D’autant plus que cette affaire « Tomi « survient deux mois à peine après celle du marché d’acquisition d’accessoires pour les forces de défense d’un montant de près de 70 milliards de FCFA, attribué dans des conditions douteuses à une petite SARL dont le promoteur se verra propulsé, peu de temps après, » conseiller spécial « du président de la République.
Assurément, il y a comme quelque chose de pourri au Mali sous le règne débutant d’IBK comme jadis au royaume du Danemark à l’époque de Hamlet.

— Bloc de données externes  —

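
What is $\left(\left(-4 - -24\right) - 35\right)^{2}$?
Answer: $225$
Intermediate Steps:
$\left(\left(-4 - -24\right) - 35\right)^{2} = \left(\left(-4 + 24\right) - 35\right)^{2} = \left(20 - 35\right)^{2} = \left(-15\right)^{2} = 225$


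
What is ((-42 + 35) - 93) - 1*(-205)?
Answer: 105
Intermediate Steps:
((-42 + 35) - 93) - 1*(-205) = (-7 - 93) + 205 = -100 + 205 = 105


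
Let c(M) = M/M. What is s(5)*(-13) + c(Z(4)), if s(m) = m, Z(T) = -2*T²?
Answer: -64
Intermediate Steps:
c(M) = 1
s(5)*(-13) + c(Z(4)) = 5*(-13) + 1 = -65 + 1 = -64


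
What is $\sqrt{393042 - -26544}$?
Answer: $\sqrt{419586} \approx 647.75$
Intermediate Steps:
$\sqrt{393042 - -26544} = \sqrt{393042 + 26544} = \sqrt{419586}$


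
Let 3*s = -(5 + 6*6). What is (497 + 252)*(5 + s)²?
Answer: 506324/9 ≈ 56258.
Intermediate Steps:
s = -41/3 (s = (-(5 + 6*6))/3 = (-(5 + 36))/3 = (-1*41)/3 = (⅓)*(-41) = -41/3 ≈ -13.667)
(497 + 252)*(5 + s)² = (497 + 252)*(5 - 41/3)² = 749*(-26/3)² = 749*(676/9) = 506324/9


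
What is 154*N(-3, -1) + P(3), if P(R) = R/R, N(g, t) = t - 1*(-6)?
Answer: 771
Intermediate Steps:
N(g, t) = 6 + t (N(g, t) = t + 6 = 6 + t)
P(R) = 1
154*N(-3, -1) + P(3) = 154*(6 - 1) + 1 = 154*5 + 1 = 770 + 1 = 771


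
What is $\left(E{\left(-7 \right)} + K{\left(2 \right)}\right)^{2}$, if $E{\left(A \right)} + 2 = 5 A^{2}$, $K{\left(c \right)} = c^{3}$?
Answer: $63001$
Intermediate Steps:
$E{\left(A \right)} = -2 + 5 A^{2}$
$\left(E{\left(-7 \right)} + K{\left(2 \right)}\right)^{2} = \left(\left(-2 + 5 \left(-7\right)^{2}\right) + 2^{3}\right)^{2} = \left(\left(-2 + 5 \cdot 49\right) + 8\right)^{2} = \left(\left(-2 + 245\right) + 8\right)^{2} = \left(243 + 8\right)^{2} = 251^{2} = 63001$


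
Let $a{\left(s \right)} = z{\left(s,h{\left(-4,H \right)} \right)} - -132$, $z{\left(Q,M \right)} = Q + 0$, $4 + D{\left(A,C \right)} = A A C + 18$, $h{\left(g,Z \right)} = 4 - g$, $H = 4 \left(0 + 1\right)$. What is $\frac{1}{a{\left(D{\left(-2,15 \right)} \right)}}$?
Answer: $\frac{1}{206} \approx 0.0048544$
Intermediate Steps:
$H = 4$ ($H = 4 \cdot 1 = 4$)
$D{\left(A,C \right)} = 14 + C A^{2}$ ($D{\left(A,C \right)} = -4 + \left(A A C + 18\right) = -4 + \left(A^{2} C + 18\right) = -4 + \left(C A^{2} + 18\right) = -4 + \left(18 + C A^{2}\right) = 14 + C A^{2}$)
$z{\left(Q,M \right)} = Q$
$a{\left(s \right)} = 132 + s$ ($a{\left(s \right)} = s - -132 = s + 132 = 132 + s$)
$\frac{1}{a{\left(D{\left(-2,15 \right)} \right)}} = \frac{1}{132 + \left(14 + 15 \left(-2\right)^{2}\right)} = \frac{1}{132 + \left(14 + 15 \cdot 4\right)} = \frac{1}{132 + \left(14 + 60\right)} = \frac{1}{132 + 74} = \frac{1}{206}$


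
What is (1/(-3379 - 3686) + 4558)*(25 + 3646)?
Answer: 118214529499/7065 ≈ 1.6732e+7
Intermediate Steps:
(1/(-3379 - 3686) + 4558)*(25 + 3646) = (1/(-7065) + 4558)*3671 = (-1/7065 + 4558)*3671 = (32202269/7065)*3671 = 118214529499/7065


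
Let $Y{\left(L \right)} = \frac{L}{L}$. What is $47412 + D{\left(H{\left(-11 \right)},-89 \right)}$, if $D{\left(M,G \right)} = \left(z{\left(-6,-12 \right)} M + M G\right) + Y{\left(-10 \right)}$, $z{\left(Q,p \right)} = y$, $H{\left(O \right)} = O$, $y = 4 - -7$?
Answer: $48271$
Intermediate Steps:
$y = 11$ ($y = 4 + 7 = 11$)
$Y{\left(L \right)} = 1$
$z{\left(Q,p \right)} = 11$
$D{\left(M,G \right)} = 1 + 11 M + G M$ ($D{\left(M,G \right)} = \left(11 M + M G\right) + 1 = \left(11 M + G M\right) + 1 = 1 + 11 M + G M$)
$47412 + D{\left(H{\left(-11 \right)},-89 \right)} = 47412 + \left(1 + 11 \left(-11\right) - -979\right) = 47412 + \left(1 - 121 + 979\right) = 47412 + 859 = 48271$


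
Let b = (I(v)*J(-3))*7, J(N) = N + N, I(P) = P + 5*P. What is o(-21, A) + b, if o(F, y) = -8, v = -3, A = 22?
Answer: 748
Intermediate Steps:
I(P) = 6*P
J(N) = 2*N
b = 756 (b = ((6*(-3))*(2*(-3)))*7 = -18*(-6)*7 = 108*7 = 756)
o(-21, A) + b = -8 + 756 = 748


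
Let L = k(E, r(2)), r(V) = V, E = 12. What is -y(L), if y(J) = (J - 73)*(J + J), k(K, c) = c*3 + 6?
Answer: 1464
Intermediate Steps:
k(K, c) = 6 + 3*c (k(K, c) = 3*c + 6 = 6 + 3*c)
L = 12 (L = 6 + 3*2 = 6 + 6 = 12)
y(J) = 2*J*(-73 + J) (y(J) = (-73 + J)*(2*J) = 2*J*(-73 + J))
-y(L) = -2*12*(-73 + 12) = -2*12*(-61) = -1*(-1464) = 1464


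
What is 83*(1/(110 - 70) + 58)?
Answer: 192643/40 ≈ 4816.1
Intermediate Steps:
83*(1/(110 - 70) + 58) = 83*(1/40 + 58) = 83*(2321/40) = 192643/40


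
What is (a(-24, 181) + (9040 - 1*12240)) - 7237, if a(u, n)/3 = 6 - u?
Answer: -10347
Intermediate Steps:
a(u, n) = 18 - 3*u (a(u, n) = 3*(6 - u) = 18 - 3*u)
(a(-24, 181) + (9040 - 1*12240)) - 7237 = ((18 - 3*(-24)) + (9040 - 1*12240)) - 7237 = ((18 + 72) + (9040 - 12240)) - 7237 = (90 - 3200) - 7237 = -3110 - 7237 = -10347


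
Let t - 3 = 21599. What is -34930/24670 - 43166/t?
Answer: -90973154/26646067 ≈ -3.4141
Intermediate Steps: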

Le porte-parole du gouvernement malien, Mahamane Baby, a réagi en invoquant » les valeurs d’intégrité et de rigueur morale (d’IBK) qui n’ont jamais été remises en cause par qui que ce soit « . Il faut plus qu’une incantation pour prouver aux Maliens que lesdites valeurs, reconnues chez IBK un certain temps, sont demeurées intactes et inviolées.
Ce qu’il faut, c’est une déclaration publique du président de la République sur l’honneur affirmant qu’il n’entretient pas des relations d’affaires ni pécuniaires avec un personnage douteux, de surcroit condamné pour «corruption active» et que si les enquêtes en cours établissaient le contraire, il quitterait la charge suprême de l’Etat malien. Pour « l’honneur du Mali « .

Là oui, avec un tel argument, IBK pourrait espérer conserver encore l’estime voire la confiance de ses concitoyens, profondément choqués par la révélation de cette affaire assurément inattendue.

Quant à affirmer que l’article du journal « Le Monde « « au-delà de la personne du chef de l’Etat, veut jeter le discrédit sur les efforts inlassables de toute une nation pour sortir d’une crise sans précédent » ce type d’argutie, usé jusqu’à la corde, ne trompe plus personne. Nous sommes devant une affaire de droit commun dans laquelle il s’agit de savoir qui a fait quoi. Un point, c’est tout. La politique n’a rien à y voir.


Pour le Mali, les dégâts pourraient être incommensurables. En effet, si les preuves de la collusion entre le président du Mali et un homme présumé appartenir à la mafia corse étaient formellement démontrées, les partenaires techniques et financiers pourraient être plus regardants sur l’opportunité et la manière de dépenser l’argent de leurs contribuables dans notre pays. Quant aux investisseurs de tous bords, ils préfèreraient sans doute se rendre sous d’autres cieux où leurs ressources seraient mieux sécurisées.
Au total, et IBK et le Mali gagneraient à ce que les soupçons, qui pèsent désormais sur le président, soient levées. Et que toute la lumière soit faite sur cette affaire dont le Mali n’avait nullement besoin en cette période de sortie de crise qui s’écrit en pointillé. Et le plus tôt serait le mieux.